Last week we helped the Australian High Speed Association (AuHSR) hold its inaugral mini-conference with the British expert, Andrew McNaughton, as the key speaker. Other speakers were Graham Nelmes from the High Speed Rail Authority (HSRA), Garry Glazebrook (Fastrack) and John Alexander (AuHSR).

John Alexander (AuHSR), Graham Nelmes (HRSA), Garry and Andrew McNaughton then participated in a very lively panel session, followed by closing remarks by Geoff Brunsdon (Chairman QIC).


Key points from Andrew McNaughton

  • Very long distance services are low volume. Large flows tend to be between cities which are 1-2 hours apart, with fast regional services using the spare route capacity

  • Transport benefits alone do not justify the high cost of HSR construction. The regional economic benefits for Kent were used to justify HS1 and have paid back the full capital cost in 10 years

  • HSR is for everyone. Commuter and business travellers account for little over 25% of travellers. Most people use it to make connections they couldn't have otherwise done.

  • A "Whole of Government" approach is needed to unlock the benefits - mobility, economic, settlement, industry development, housing, skills & learning, health, culture, environmental.

  • Station location is key to drive city growth

  • Stakeholder consultation must be continuous and political consensus is essential

  • The strategy is to build out of capital cities in manageable stages that deliver long-term benefits that eventually connect into a national network

Key points from Graham Nelmes

The focus is on the Sydney-Newcastle business case, which will examine key options including:

  • Station options including in Newcastle and in Sydney

  • Opportunities to connect with Western Sydney including Parramatta – one of the fastest growing LGAs in Australia

  • Connectivity with transport networks such as light rail and Sydney Metro

  • Housing and place-making opportunities

  • Local manufacturing and job creation

  • Customer offering including two-tiered services and dynamic pricing

At the same time, a Product Definition Report for HSR in the Brisbane-Sydney-Melbourne corridor will be produced by refining and updating the 2013 study

Key points from Garry Glazebrook

Garry explored the implications for Sydney-Newcastle HSR including:

  • The need to integrate "fast" and "high-speed' rail and develop a solution for Australia conditions

  • Our proposed alignment through Sydney and the Central Coast

  • Integrating with the existing conventional line to avoid running HSR lines through regional cities or locating HSR stations outside them

  • Our proposed staging of line construction and the introduction of new services

(NOTE: Garry's full presentation can be found here)


John Alexander gave a summary of the potential for value capture mechanisms to fund the capital cost of HSR in Australia based on the findings from the three federal parliament committees he chaired.
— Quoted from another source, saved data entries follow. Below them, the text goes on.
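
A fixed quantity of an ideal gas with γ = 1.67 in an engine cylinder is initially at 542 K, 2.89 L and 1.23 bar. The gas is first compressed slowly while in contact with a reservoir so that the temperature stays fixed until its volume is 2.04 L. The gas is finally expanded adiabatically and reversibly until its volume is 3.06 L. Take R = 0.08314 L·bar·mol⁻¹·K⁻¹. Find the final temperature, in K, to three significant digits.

Isothermal, so P V is constant: T₂ = T₁; P₂ = P₁·(V₁/V₂) = 1.742 bar.
Adiabatic (γ = 1.67), T V^(γ−1) and P V^γ constant: T₃ = T₂·(V₂/V₃)^(γ−1) = 413.1 K; P₃ = P₂·(V₂/V₃)^γ = 0.8853 bar.

T₃ ≈ 413 K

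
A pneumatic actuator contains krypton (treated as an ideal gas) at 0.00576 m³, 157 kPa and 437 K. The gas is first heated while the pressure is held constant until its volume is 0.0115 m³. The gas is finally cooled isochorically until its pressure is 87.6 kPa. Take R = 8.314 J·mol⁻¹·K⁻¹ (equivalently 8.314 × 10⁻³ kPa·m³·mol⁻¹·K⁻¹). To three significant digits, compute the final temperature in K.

T₃ ≈ 487 K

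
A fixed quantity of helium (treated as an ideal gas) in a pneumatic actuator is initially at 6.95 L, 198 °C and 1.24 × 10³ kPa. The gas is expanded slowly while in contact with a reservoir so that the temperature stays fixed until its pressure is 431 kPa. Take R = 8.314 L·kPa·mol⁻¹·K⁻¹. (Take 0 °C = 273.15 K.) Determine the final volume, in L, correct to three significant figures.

Convert: T₁ = 471.1 K.
T constant ⇒ Boyle's law P V = const: T₂ = T₁; V₂ = V₁·(P₁/P₂) = 20.00 L.

V₂ ≈ 20.0 L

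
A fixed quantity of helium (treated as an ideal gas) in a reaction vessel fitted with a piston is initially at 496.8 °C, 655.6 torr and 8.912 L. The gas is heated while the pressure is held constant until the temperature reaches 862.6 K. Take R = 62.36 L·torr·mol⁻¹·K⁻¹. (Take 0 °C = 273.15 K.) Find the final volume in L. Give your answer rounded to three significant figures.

Convert: T₁ = 770.0 K.
Isobaric, so V/T is constant: P₂ = P₁; V₂ = V₁·(T₂/T₁) = 9.984 L.

V₂ ≈ 9.98 L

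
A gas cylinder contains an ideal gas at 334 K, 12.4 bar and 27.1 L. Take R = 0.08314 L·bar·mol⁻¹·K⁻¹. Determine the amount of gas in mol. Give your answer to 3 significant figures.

PV = nRT ⇒ n = PV/(RT) = (12.4 × 27.1) / (0.08314 × 334)

n ≈ 12.1 mol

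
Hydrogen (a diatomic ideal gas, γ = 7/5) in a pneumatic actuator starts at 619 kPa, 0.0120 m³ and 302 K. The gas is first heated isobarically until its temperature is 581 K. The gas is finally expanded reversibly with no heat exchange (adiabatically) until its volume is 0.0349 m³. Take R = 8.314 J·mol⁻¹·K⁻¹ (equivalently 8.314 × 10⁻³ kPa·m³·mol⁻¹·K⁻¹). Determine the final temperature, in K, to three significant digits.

T₃ ≈ 492 K

P constant ⇒ V ∝ T: P₂ = P₁; V₂ = V₁·(T₂/T₁) = 0.02309 m³.
Reversible adiabatic, γ = 7/5: T₃ = T₂·(V₂/V₃)^(γ−1) = 492.5 K; P₃ = P₂·(V₂/V₃)^γ = 347.1 kPa.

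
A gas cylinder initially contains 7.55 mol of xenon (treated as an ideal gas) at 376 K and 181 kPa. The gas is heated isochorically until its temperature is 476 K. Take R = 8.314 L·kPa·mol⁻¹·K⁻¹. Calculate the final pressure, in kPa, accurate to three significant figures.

P₂ ≈ 229 kPa

From PV = nRT: V₁ = nRT₁/P₁ = 130.4 L.
Isochoric, so P/T is constant: V₂ = V₁; P₂ = P₁·(T₂/T₁) = 229.1 kPa.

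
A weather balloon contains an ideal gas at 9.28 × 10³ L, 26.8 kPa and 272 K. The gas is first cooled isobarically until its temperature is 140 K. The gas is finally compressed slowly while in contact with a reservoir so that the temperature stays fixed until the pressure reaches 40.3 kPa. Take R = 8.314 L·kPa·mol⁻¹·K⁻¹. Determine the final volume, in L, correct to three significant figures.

P constant ⇒ V ∝ T: P₂ = P₁; V₂ = V₁·(T₂/T₁) = 4776 L.
T constant ⇒ Boyle's law P V = const: T₃ = T₂; V₃ = V₂·(P₂/P₃) = 3176 L.

V₃ ≈ 3.18e+03 L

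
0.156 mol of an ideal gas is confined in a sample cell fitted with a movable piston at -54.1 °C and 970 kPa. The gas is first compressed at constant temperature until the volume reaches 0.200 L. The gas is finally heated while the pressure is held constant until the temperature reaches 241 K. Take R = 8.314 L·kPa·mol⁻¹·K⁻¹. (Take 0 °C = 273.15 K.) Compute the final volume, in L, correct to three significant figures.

V₃ ≈ 0.220 L

Convert: T₁ = 219.0 K.
From PV = nRT: V₁ = nRT₁/P₁ = 0.2929 L.
Isothermal, so P V is constant: T₂ = T₁; P₂ = P₁·(V₁/V₂) = 1421 kPa.
Isobaric, so V/T is constant: P₃ = P₂; V₃ = V₂·(T₃/T₂) = 0.2200 L.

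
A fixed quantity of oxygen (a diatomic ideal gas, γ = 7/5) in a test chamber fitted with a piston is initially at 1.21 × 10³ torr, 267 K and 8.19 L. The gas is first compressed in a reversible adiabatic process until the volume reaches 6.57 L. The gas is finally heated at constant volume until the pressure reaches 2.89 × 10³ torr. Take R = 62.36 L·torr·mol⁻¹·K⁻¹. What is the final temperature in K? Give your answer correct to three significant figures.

Reversible adiabatic, γ = 7/5: T₂ = T₁·(V₁/V₂)^(γ−1) = 291.6 K; P₂ = P₁·(V₁/V₂)^γ = 1647 torr.
Isochoric, so P/T is constant: V₃ = V₂; T₃ = T₂·(P₃/P₂) = 511.6 K.

T₃ ≈ 512 K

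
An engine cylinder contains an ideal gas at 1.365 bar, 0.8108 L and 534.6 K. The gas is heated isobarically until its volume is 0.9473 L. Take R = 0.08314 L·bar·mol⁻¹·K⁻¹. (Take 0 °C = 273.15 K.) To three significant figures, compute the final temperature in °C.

T₂ ≈ 351 °C

P constant ⇒ V ∝ T: P₂ = P₁; T₂ = T₁·(V₂/V₁) = 624.6 K.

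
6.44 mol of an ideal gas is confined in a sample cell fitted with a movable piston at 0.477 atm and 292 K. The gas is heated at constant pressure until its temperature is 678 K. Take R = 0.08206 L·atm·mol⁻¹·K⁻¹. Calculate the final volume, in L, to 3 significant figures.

V₂ ≈ 751 L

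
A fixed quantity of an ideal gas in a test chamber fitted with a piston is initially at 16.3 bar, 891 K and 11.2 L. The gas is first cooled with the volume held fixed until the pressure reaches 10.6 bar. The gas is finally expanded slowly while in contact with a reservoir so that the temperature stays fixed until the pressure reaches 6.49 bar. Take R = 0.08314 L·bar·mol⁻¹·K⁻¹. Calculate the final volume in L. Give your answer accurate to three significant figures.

Isochoric, so P/T is constant: V₂ = V₁; T₂ = T₁·(P₂/P₁) = 579.4 K.
T constant ⇒ Boyle's law P V = const: T₃ = T₂; V₃ = V₂·(P₂/P₃) = 18.29 L.

V₃ ≈ 18.3 L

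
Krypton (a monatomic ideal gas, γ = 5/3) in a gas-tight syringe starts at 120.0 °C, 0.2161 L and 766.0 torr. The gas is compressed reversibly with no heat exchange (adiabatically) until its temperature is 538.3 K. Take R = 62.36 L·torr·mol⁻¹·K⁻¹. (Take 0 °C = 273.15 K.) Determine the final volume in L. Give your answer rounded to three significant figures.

V₂ ≈ 0.135 L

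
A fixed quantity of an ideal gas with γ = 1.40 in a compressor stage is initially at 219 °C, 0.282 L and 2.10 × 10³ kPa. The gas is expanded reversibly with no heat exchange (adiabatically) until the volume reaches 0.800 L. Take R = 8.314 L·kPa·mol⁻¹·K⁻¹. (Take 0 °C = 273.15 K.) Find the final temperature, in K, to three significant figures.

Convert: T₁ = 492.1 K.
Adiabatic (γ = 1.40), T V^(γ−1) and P V^γ constant: T₂ = T₁·(V₁/V₂)^(γ−1) = 324.3 K; P₂ = P₁·(V₁/V₂)^γ = 487.8 kPa.

T₂ ≈ 324 K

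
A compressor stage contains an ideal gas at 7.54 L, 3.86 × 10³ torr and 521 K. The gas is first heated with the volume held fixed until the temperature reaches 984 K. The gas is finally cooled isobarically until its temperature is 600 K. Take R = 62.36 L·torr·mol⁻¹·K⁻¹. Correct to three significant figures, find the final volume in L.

V₃ ≈ 4.60 L

Isochoric, so P/T is constant: V₂ = V₁; P₂ = P₁·(T₂/T₁) = 7290 torr.
P constant ⇒ V ∝ T: P₃ = P₂; V₃ = V₂·(T₃/T₂) = 4.598 L.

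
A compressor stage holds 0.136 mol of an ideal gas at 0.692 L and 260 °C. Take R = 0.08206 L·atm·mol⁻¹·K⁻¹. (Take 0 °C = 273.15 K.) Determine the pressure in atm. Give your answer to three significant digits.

Convert: T = 533.15 K.
PV = nRT ⇒ P = nRT/V = (0.136 × 0.08206 × 533.15) / 0.692

P ≈ 8.60 atm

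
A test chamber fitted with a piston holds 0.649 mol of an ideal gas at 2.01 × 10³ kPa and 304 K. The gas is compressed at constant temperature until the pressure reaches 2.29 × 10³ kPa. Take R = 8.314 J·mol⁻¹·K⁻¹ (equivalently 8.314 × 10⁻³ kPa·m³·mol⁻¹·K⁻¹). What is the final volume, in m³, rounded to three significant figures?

V₂ ≈ 0.000716 m³

From PV = nRT: V₁ = nRT₁/P₁ = 0.0008161 m³.
T constant ⇒ Boyle's law P V = const: T₂ = T₁; V₂ = V₁·(P₁/P₂) = 0.0007163 m³.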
Geoff Brunsdon reinforced the view that investment in HSR can:

  • unlock significant socio-economic value in Australia’s regions,

  • improve location choice and housing affordability by levelling settlement patterns more evenly between mega-cities and regions,

  • contribute to net zero targets by enabling mode shift at a radical scale, and

  • produce more equitable outcomes across geographies.